A warewash machine is a utility dishwasher used in many restaurants, healthcare facilities and other locations to efficiently clean and sanitize cooking and eating articles, such as, dishes, pots, pans, utensils and other cooking equipment. Articles are placed on a rack and provided to a washing chamber of the warewash machine. In the chamber, rinse agents and cleaning products are applied to the articles over a predefined period of time referred to as a “wash cycle.” A wash cycle includes a cleaning cycle and a rinsing cycle. At least one cleaning product is applied to the articles during the cleaning cycle. The cleaning product is typically a chemical solution formed by dissolving one or more chemical products in water. The term chemical product is used broadly to encompass, without limitation, any type of detergent, soap or any other product used for cleaning and/or sanitizing.
At least one rinse agent is applied to the articles during the rinsing cycle. The rinse agent is typically water with one or more wetting and/or sanitizing agents. The article racks contain holes that enable the cleaning product and rinse agent to pass through the racks during the cleaning and rinsing cycles, respectively. At the end of the wash cycle, the rack is removed from the washing chamber so that other racks carrying other articles may be moved into the washing chamber. The wash cycle is then repeated for each of these subsequent racks. Wash cycles may be customized for specific types of racks and the articles that the racks carry.
The cleaning products (hereinafter, “chemical solutions”) applied to the articles by the warewash machine are formed and contained in a solution tank typically located on the underside of the warewash machine.

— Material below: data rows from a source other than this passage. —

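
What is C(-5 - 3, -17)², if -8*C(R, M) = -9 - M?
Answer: 1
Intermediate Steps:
C(R, M) = 9/8 + M/8 (C(R, M) = -(-9 - M)/8 = 9/8 + M/8)
C(-5 - 3, -17)² = (9/8 + (⅛)*(-17))² = (9/8 - 17/8)² = (-1)² = 1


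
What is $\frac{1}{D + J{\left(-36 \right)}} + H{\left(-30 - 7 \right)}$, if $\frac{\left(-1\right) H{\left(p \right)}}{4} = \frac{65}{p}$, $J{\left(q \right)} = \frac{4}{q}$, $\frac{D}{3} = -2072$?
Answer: $\frac{14545367}{2069965} \approx 7.0269$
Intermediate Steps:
$D = -6216$ ($D = 3 \left(-2072\right) = -6216$)
$H{\left(p \right)} = - \frac{260}{p}$ ($H{\left(p \right)} = - 4 \frac{65}{p} = - \frac{260}{p}$)
$\frac{1}{D + J{\left(-36 \right)}} + H{\left(-30 - 7 \right)} = \frac{1}{-6216 + \frac{4}{-36}} - \frac{260}{-30 - 7} = \frac{1}{-6216 + 4 \left(- \frac{1}{36}\right)} - \frac{260}{-30 - 7} = \frac{1}{-6216 - \frac{1}{9}} - \frac{260}{-37} = \frac{1}{- \frac{55945}{9}} - - \frac{260}{37} = - \frac{9}{55945} + \frac{260}{37} = \frac{14545367}{2069965}$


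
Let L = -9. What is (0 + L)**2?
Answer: 81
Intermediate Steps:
(0 + L)**2 = (0 - 9)**2 = (-9)**2 = 81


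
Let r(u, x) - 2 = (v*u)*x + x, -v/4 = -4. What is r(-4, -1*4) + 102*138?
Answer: 14330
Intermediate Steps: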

A wash module is provided above the solution tank and in the lower portion of the washing chamber. The wash module extracts a chemical solution from the tank and applies the solution to the articles contained in the rack during the cleaning cycle. Following the cleaning cycle, a rinse module, which is provided in the upper portion of the washing chamber, administers the rinsing cycle by applying a rinse agent to the articles thereby rinsing the chemical solution from the articles.
Operation of a warewash machine is dependent on various operational settings that affect the quality of a wash process. Such settings include, without limitation, a conductivity setpoint defining a target concentration of chemical product relative to all other chemicals (e.g., rinse agents, etc.) and particles (e.g., soil from articles, ions, minerals, etc.) within the chemical solution, an amount of rinse agent that is to be dispensed during a rinse cycle, a delay for dispensing the rinse agent and the chemical product upon initiation of a rinse cycle and a wash cycle, respectively, and a delay in signaling an alarm for indicating that the chemical product needs replenishing. In a commercial setting, operations of a warewash machine are typically monitored and controlled by a field service person employed by a service contractor or other like organization. As such, the field service person is responsible for setting these operational settings as part of his/her duty to ensure quality wash processes by the warewash machine.
Conventional systems require that the field service person set the operational settings based on information gathered on the environment in which the warewash machine will be or is being used. Such environmental information may be, for example, the hardness/softness of the water being used by the machine with the rinse agent, the actual or expected soil load that will be washed by the wash processes of the machine and the chemical characteristics of the chemical product used by the machine. This current approach is limited in that these operational settings are defined based on manual approximations by the field service persons taking into account the various types of environmental information. As with any manual approximation, the chance of human error affects the reliability that wash processes by the machine will satisfy a desired, or sometimes regulated, quality.
Further, if any of this environmental information were to change without the appropriate operational settings also being modified accordingly, the quality of the wash processes performed by the resident warewash machine is consequently affected. Service visits by field service persons are typically periodically scheduled for each particular warewashing location. Unfortunately, thus, it may be days, if not weeks, until a warewash machine associated with such an environmental change is serviced.